A.K: Hem de çok var. TUREM’e bir hatırlatmada bulunmak istiyorum. TUREM’den mezun olan ya da staj yapmak isteyen öğrenciler il dışına yönlendiriliyor. Ben bu öğrencilerin stajlarını ilimizde bulunan turizm işletmelerinde yapmalarını arzu ediyorum. Kendi ilinde sataj yaptıklarında il dışına gitmeden sektörümüzde çok daha kolay iş bulacağını düşünüyorum.
– Konağınızda ağırladınız ünlüler var mı?
A.K: Çok ünlü misafir kaldı. Bir çok ünlü sanatcı, devlet adamı, valiler, büyük elçiler konağımız da ağırladık. Konağımızın şeref defterine yazdıkları sevgi ve övgü dolu sözleri ekip olarak yükümüzü her geçen gün daha da artırıyor. Bizde konbağımıza gelen misafirlerimize verdiğimiz hizmetlerle güleryüzlü ekibimizle misafirperverliğimizi en iyi şekilde göstremeye çalışıyoruz.

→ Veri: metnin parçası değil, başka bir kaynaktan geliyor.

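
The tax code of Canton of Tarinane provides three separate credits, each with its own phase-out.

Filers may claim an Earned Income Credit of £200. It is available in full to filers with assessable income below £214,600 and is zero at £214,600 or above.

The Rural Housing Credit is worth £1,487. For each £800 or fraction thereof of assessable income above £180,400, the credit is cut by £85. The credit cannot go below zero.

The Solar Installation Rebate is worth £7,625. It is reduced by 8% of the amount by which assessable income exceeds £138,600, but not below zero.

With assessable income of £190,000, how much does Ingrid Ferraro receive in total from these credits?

Earned Income Credit: £190,000 is below the £214,600 cutoff, so the full £200 applies.
Rural Housing Credit: income exceeds £180,400 by £9,600, which is 12 full-or-partial £800 increments; reduction = 12 × £85 = £1,020, leaving £467.
Solar Installation Rebate: 8% of the £51,400 excess over £138,600 is £4,112; credit = £7,625 − £4,112 = £3,513.
Total: £200 + £467 + £3,513 = £4,180.

£4,180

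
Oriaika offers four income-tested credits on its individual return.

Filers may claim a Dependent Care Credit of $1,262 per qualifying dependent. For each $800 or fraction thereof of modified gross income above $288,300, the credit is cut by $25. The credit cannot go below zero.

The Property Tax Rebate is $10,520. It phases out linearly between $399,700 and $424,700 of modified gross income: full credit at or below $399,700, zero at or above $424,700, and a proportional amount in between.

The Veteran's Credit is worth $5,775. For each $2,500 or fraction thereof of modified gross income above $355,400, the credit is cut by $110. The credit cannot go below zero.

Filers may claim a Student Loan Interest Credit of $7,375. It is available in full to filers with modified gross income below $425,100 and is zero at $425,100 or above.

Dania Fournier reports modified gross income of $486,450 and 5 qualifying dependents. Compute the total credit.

Dependent Care Credit: base = 5 × $1,262 = $6,310. income exceeds $288,300 by $198,150, which is 248 full-or-partial $800 increments; reduction = 248 × $25 = $6,200, leaving $110.
Property Tax Rebate: $486,450 is at or above $424,700, so the credit is $0.
Veteran's Credit: income exceeds $355,400 by $131,050 → 53 increments × $110 = $5,830 ≥ base, so the credit is $0.
Student Loan Interest Credit: $486,450 meets or exceeds the $425,100 cutoff, so the credit is $0.
Total: $110 + $0 + $0 + $0 = $110.

$110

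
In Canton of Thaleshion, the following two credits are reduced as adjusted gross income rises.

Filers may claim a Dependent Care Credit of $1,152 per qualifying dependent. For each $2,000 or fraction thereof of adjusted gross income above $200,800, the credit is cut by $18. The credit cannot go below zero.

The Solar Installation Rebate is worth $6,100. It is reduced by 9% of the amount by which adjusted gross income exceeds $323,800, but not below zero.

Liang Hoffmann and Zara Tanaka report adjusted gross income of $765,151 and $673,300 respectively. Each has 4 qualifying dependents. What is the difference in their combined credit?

Liang ($765,151): Dependent Care Credit: base = 4 × $1,152 = $4,608. income exceeds $200,800 by $564,351 → 283 increments × $18 = $5,094 ≥ base, so the credit is $0. Solar Installation Rebate: 9% of the $441,351 excess over $323,800 is $39,721.59 ≥ base, so the credit is $0. total $0 + $0 = $0
Zara ($673,300): Dependent Care Credit: base = 4 × $1,152 = $4,608. income exceeds $200,800 by $472,500, which is 237 full-or-partial $2,000 increments; reduction = 237 × $18 = $4,266, leaving $342. Solar Installation Rebate: 9% of the $349,500 excess over $323,800 is $31,455 ≥ base, so the credit is $0. total $342 + $0 = $342
Difference: |$0 − $342| = $342.

$342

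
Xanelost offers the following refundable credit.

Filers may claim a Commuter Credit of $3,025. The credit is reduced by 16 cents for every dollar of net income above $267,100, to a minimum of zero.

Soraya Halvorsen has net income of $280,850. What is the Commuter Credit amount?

Commuter Credit: 16% of the $13,750 excess over $267,100 is $2,200; credit = $3,025 − $2,200 = $825.

$825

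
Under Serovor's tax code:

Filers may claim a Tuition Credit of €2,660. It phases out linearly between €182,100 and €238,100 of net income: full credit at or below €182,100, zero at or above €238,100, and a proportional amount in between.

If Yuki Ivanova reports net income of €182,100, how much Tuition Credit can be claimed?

€2,660

Tuition Credit: €182,100 is at or below the €182,100 threshold, so the full €2,660 applies.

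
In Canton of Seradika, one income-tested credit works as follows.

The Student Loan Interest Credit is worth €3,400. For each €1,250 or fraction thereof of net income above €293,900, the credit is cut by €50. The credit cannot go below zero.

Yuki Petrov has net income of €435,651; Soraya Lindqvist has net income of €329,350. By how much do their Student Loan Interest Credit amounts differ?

Yuki (€435,651): Student Loan Interest Credit: income exceeds €293,900 by €141,751 → 114 increments × €50 = €5,700 ≥ base, so the credit is €0.
Soraya (€329,350): Student Loan Interest Credit: income exceeds €293,900 by €35,450, which is 29 full-or-partial €1,250 increments; reduction = 29 × €50 = €1,450, leaving €1,950.
Difference: |€0 − €1,950| = €1,950.

€1,950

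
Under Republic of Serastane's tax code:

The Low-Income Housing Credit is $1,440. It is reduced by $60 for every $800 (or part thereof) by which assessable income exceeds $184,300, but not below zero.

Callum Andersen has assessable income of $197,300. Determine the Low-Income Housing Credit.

Low-Income Housing Credit: income exceeds $184,300 by $13,000, which is 17 full-or-partial $800 increments; reduction = 17 × $60 = $1,020, leaving $420.

$420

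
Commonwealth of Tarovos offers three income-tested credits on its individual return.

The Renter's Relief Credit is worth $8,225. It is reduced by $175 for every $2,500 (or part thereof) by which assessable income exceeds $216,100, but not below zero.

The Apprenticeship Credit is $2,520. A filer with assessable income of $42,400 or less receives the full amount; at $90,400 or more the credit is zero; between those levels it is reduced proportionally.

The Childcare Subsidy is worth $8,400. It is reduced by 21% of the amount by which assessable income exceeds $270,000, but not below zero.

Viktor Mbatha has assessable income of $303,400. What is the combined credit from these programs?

Renter's Relief Credit: income exceeds $216,100 by $87,300, which is 35 full-or-partial $2,500 increments; reduction = 35 × $175 = $6,125, leaving $2,100.
Apprenticeship Credit: $303,400 is at or above $90,400, so the credit is $0.
Childcare Subsidy: 21% of the $33,400 excess over $270,000 is $7,014; credit = $8,400 − $7,014 = $1,386.
Total: $2,100 + $0 + $1,386 = $3,486.

$3,486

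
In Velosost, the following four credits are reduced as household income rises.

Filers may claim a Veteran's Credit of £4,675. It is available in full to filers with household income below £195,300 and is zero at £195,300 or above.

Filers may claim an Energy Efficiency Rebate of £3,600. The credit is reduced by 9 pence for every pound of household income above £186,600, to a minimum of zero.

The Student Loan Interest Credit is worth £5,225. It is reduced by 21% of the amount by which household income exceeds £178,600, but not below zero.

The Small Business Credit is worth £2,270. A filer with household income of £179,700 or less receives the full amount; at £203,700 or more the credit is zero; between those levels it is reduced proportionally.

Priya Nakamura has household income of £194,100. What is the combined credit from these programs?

Veteran's Credit: £194,100 is below the £195,300 cutoff, so the full £4,675 applies.
Energy Efficiency Rebate: 9% of the £7,500 excess over £186,600 is £675; credit = £3,600 − £675 = £2,925.
Student Loan Interest Credit: 21% of the £15,500 excess over £178,600 is £3,255; credit = £5,225 − £3,255 = £1,970.
Small Business Credit: £194,100 is £14,400 into a £24,000 phase-out range, leaving 9,600/24,000 of the credit: £2,270 × 9,600/24,000 = £908.
Total: £4,675 + £2,925 + £1,970 + £908 = £10,478.

£10,478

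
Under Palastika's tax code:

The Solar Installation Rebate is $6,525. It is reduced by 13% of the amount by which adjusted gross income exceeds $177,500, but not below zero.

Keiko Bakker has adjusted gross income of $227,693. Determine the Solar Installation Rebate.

$0

Solar Installation Rebate: 13% of the $50,193 excess over $177,500 is $6,525.09 ≥ base, so the credit is $0.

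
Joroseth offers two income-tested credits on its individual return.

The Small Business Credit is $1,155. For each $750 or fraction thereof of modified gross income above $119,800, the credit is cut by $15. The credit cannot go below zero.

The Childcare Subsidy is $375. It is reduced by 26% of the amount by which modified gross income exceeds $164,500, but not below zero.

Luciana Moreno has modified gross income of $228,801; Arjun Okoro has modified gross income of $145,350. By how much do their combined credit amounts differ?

$1,005

Luciana ($228,801): Small Business Credit: income exceeds $119,800 by $109,001 → 146 increments × $15 = $2,190 ≥ base, so the credit is $0. Childcare Subsidy: 26% of the $64,301 excess over $164,500 is $16,718.26 ≥ base, so the credit is $0. total $0 + $0 = $0
Arjun ($145,350): Small Business Credit: income exceeds $119,800 by $25,550, which is 35 full-or-partial $750 increments; reduction = 35 × $15 = $525, leaving $630. Childcare Subsidy: $145,350 is at or below the $164,500 threshold, so the full $375 applies. total $630 + $375 = $1,005
Difference: |$0 − $1,005| = $1,005.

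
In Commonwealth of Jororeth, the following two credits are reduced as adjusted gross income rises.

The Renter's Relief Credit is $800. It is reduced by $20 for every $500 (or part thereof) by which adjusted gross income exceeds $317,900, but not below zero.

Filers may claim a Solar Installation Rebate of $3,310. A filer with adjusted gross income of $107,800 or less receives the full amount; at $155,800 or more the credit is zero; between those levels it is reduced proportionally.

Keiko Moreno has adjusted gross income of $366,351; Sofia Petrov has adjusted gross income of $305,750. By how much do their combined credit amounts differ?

Keiko ($366,351): Renter's Relief Credit: income exceeds $317,900 by $48,451 → 97 increments × $20 = $1,940 ≥ base, so the credit is $0. Solar Installation Rebate: $366,351 is at or above $155,800, so the credit is $0. total $0 + $0 = $0
Sofia ($305,750): Renter's Relief Credit: $305,750 is at or below the $317,900 threshold, so the full $800 applies. Solar Installation Rebate: $305,750 is at or above $155,800, so the credit is $0. total $800 + $0 = $800
Difference: |$0 − $800| = $800.

$800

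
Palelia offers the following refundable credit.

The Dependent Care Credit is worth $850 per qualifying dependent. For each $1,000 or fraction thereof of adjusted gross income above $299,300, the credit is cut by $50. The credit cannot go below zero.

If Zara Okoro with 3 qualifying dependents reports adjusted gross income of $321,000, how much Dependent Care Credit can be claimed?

Dependent Care Credit: base = 3 × $850 = $2,550. income exceeds $299,300 by $21,700, which is 22 full-or-partial $1,000 increments; reduction = 22 × $50 = $1,100, leaving $1,450.

$1,450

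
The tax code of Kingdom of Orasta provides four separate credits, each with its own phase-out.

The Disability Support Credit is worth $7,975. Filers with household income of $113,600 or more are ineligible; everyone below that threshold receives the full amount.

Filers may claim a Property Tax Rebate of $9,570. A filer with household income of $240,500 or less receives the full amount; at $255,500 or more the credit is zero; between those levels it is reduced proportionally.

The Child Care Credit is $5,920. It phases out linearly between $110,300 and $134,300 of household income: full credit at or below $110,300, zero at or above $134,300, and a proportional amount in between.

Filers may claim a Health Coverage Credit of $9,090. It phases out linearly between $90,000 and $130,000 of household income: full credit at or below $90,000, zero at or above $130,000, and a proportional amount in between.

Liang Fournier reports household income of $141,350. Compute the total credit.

Disability Support Credit: $141,350 meets or exceeds the $113,600 cutoff, so the credit is $0.
Property Tax Rebate: $141,350 is at or below the $240,500 threshold, so the full $9,570 applies.
Child Care Credit: $141,350 is at or above $134,300, so the credit is $0.
Health Coverage Credit: $141,350 is at or above $130,000, so the credit is $0.
Total: $0 + $9,570 + $0 + $0 = $9,570.

$9,570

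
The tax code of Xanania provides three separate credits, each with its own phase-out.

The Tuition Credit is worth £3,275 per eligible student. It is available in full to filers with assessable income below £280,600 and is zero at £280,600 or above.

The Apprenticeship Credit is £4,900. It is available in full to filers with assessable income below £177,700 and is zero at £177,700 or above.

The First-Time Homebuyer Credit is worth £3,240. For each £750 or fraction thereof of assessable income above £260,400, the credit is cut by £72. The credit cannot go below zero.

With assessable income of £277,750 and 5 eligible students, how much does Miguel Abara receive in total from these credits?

Tuition Credit: base = 5 × £3,275 = £16,375. £277,750 is below the £280,600 cutoff, so the full £16,375 applies.
Apprenticeship Credit: £277,750 meets or exceeds the £177,700 cutoff, so the credit is £0.
First-Time Homebuyer Credit: income exceeds £260,400 by £17,350, which is 24 full-or-partial £750 increments; reduction = 24 × £72 = £1,728, leaving £1,512.
Total: £16,375 + £0 + £1,512 = £17,887.

£17,887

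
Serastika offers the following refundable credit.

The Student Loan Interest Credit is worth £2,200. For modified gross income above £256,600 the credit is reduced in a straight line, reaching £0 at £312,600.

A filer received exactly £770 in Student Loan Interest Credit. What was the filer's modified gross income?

£770 is 770/2,200 of the full £2,200, so 1,430/2,200 of the £56,000 range has been used: income = £256,600 + £56,000 × 1,430/2,200 = £293,000.

£293,000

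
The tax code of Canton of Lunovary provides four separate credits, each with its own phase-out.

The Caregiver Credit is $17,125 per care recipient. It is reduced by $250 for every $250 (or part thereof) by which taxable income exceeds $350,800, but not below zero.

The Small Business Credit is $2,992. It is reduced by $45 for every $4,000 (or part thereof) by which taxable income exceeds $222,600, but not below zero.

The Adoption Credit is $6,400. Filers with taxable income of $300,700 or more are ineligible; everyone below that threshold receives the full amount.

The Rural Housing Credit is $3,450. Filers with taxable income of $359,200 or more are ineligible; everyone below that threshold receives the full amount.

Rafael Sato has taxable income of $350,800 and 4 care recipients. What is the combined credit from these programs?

$73,457

Caregiver Credit: base = 4 × $17,125 = $68,500. $350,800 is at or below the $350,800 threshold, so the full $68,500 applies.
Small Business Credit: income exceeds $222,600 by $128,200, which is 33 full-or-partial $4,000 increments; reduction = 33 × $45 = $1,485, leaving $1,507.
Adoption Credit: $350,800 meets or exceeds the $300,700 cutoff, so the credit is $0.
Rural Housing Credit: $350,800 is below the $359,200 cutoff, so the full $3,450 applies.
Total: $68,500 + $1,507 + $0 + $3,450 = $73,457.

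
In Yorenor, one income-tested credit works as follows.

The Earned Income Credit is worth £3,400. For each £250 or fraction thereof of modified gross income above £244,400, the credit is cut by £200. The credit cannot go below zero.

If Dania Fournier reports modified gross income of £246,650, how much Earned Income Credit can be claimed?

Earned Income Credit: income exceeds £244,400 by £2,250, which is 9 full-or-partial £250 increments; reduction = 9 × £200 = £1,800, leaving £1,600.

£1,600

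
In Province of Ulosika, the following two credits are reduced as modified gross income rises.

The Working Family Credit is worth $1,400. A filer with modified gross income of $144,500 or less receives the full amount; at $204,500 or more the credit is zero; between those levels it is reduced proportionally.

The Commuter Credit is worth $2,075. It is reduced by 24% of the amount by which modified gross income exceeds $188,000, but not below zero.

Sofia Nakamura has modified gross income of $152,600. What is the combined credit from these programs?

$3,286

Working Family Credit: $152,600 is $8,100 into a $60,000 phase-out range, leaving 51,900/60,000 of the credit: $1,400 × 51,900/60,000 = $1,211.
Commuter Credit: $152,600 is at or below the $188,000 threshold, so the full $2,075 applies.
Total: $1,211 + $2,075 = $3,286.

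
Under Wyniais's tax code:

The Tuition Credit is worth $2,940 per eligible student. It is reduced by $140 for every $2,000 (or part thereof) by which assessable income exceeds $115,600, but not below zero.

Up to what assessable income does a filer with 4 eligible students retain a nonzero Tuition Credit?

$281,600

Full credit = 4 × $2,940 = $11,760.
After 83 increments the reduction is 83 × $140 = $11,620, leaving $140; one more increment wipes it out. Increment 83 ends at excess 83 × $2,000 = $166,000, so the highest qualifying income is $115,600 + $166,000 = $281,600.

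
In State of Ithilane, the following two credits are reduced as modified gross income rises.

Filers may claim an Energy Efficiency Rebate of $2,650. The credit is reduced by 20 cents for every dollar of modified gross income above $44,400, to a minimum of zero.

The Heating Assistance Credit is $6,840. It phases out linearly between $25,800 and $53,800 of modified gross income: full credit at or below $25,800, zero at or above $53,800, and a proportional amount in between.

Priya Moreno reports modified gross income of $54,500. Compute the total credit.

Energy Efficiency Rebate: 20% of the $10,100 excess over $44,400 is $2,020; credit = $2,650 − $2,020 = $630.
Heating Assistance Credit: $54,500 is at or above $53,800, so the credit is $0.
Total: $630 + $0 = $630.

$630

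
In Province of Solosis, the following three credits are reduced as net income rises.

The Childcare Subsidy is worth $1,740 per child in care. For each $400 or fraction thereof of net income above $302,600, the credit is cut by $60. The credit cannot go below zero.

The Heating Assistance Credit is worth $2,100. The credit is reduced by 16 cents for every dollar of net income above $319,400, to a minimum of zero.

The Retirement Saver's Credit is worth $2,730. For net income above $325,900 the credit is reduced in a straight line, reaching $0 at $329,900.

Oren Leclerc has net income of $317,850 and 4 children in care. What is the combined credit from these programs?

$9,450

Childcare Subsidy: base = 4 × $1,740 = $6,960. income exceeds $302,600 by $15,250, which is 39 full-or-partial $400 increments; reduction = 39 × $60 = $2,340, leaving $4,620.
Heating Assistance Credit: $317,850 is at or below the $319,400 threshold, so the full $2,100 applies.
Retirement Saver's Credit: $317,850 is at or below the $325,900 threshold, so the full $2,730 applies.
Total: $4,620 + $2,100 + $2,730 = $9,450.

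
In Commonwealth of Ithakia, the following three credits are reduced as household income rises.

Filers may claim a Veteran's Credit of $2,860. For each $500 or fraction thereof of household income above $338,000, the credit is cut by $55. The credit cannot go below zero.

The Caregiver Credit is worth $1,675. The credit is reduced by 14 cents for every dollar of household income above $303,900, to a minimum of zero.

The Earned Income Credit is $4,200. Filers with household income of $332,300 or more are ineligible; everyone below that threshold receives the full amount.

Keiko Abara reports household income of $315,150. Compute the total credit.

Veteran's Credit: $315,150 is at or below the $338,000 threshold, so the full $2,860 applies.
Caregiver Credit: 14% of the $11,250 excess over $303,900 is $1,575; credit = $1,675 − $1,575 = $100.
Earned Income Credit: $315,150 is below the $332,300 cutoff, so the full $4,200 applies.
Total: $2,860 + $100 + $4,200 = $7,160.

$7,160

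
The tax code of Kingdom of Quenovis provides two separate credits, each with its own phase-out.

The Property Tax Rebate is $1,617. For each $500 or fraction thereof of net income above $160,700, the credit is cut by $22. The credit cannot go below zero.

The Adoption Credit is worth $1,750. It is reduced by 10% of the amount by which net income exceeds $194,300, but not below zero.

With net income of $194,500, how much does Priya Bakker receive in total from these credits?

$1,851

Property Tax Rebate: income exceeds $160,700 by $33,800, which is 68 full-or-partial $500 increments; reduction = 68 × $22 = $1,496, leaving $121.
Adoption Credit: 10% of the $200 excess over $194,300 is $20; credit = $1,750 − $20 = $1,730.
Total: $121 + $1,730 = $1,851.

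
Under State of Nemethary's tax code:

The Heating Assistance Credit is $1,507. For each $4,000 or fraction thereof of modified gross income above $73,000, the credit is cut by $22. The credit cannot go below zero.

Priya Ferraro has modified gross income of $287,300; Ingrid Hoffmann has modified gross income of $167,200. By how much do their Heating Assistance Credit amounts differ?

Priya ($287,300): Heating Assistance Credit: income exceeds $73,000 by $214,300, which is 54 full-or-partial $4,000 increments; reduction = 54 × $22 = $1,188, leaving $319.
Ingrid ($167,200): Heating Assistance Credit: income exceeds $73,000 by $94,200, which is 24 full-or-partial $4,000 increments; reduction = 24 × $22 = $528, leaving $979.
Difference: |$319 − $979| = $660.

$660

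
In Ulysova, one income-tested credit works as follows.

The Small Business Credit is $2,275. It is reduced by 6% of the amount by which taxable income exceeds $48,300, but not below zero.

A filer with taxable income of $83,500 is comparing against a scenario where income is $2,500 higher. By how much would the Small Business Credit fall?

At $83,500 — 6% of the $35,200 excess over $48,300 is $2,112; credit = $2,275 − $2,112 = $163.
At $86,000 — 6% of the $37,700 excess over $48,300 is $2,262; credit = $2,275 − $2,262 = $13.
Lost: $163 − $13 = $150.

$150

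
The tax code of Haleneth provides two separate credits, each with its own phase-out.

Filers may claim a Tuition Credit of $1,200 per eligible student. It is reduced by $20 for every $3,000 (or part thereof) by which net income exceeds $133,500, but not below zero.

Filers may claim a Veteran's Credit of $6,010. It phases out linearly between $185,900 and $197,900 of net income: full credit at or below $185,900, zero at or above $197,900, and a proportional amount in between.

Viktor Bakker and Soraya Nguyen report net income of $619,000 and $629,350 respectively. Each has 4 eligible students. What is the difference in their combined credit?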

– Sporculuk yönün olduğunu biliyorum. Turizme nokta koyup sporculuk yönünle kısaca ne söylemek istersin?
A.K: Kendimle ilgili bir şey söylemeden önce emin adımlarla şampiyonluğa doğru ilerleyen 2. lige çıkacağına emin olduğum Kastamonusporumuza gönülden başarılar diliyorum. Uğurlu Konakları olarak da elimizden gelen desteği veriyoruz. Benim sporculuk yönüm gelince aileden gelen bir spor merakım var. Bu merakımı basketbol ve masa tenisi sporu yaparak gerçekleştirdim. Zaman zaman da fırsat buldukça bu sporları yapıyorum. İl bazında masa tenisinde birinciliklerim var. Türkiye’de ilk 16’ya girdim. DSİ masa tenisi takımıyla gittiğimiz Sakarya Türkiye Şampiyonası’nda masa tenisinde Fenerbahçe’ye karşı oynadım. Yenildim, ama çok iyi mücadele ettim. O günü hiç unutmam.
– Son söylemek istediğin?
A.K: Bana söz verdiğiniz için size ve gazeteniz çalışanlarına çok teşekkür ediyorum. Sağolun.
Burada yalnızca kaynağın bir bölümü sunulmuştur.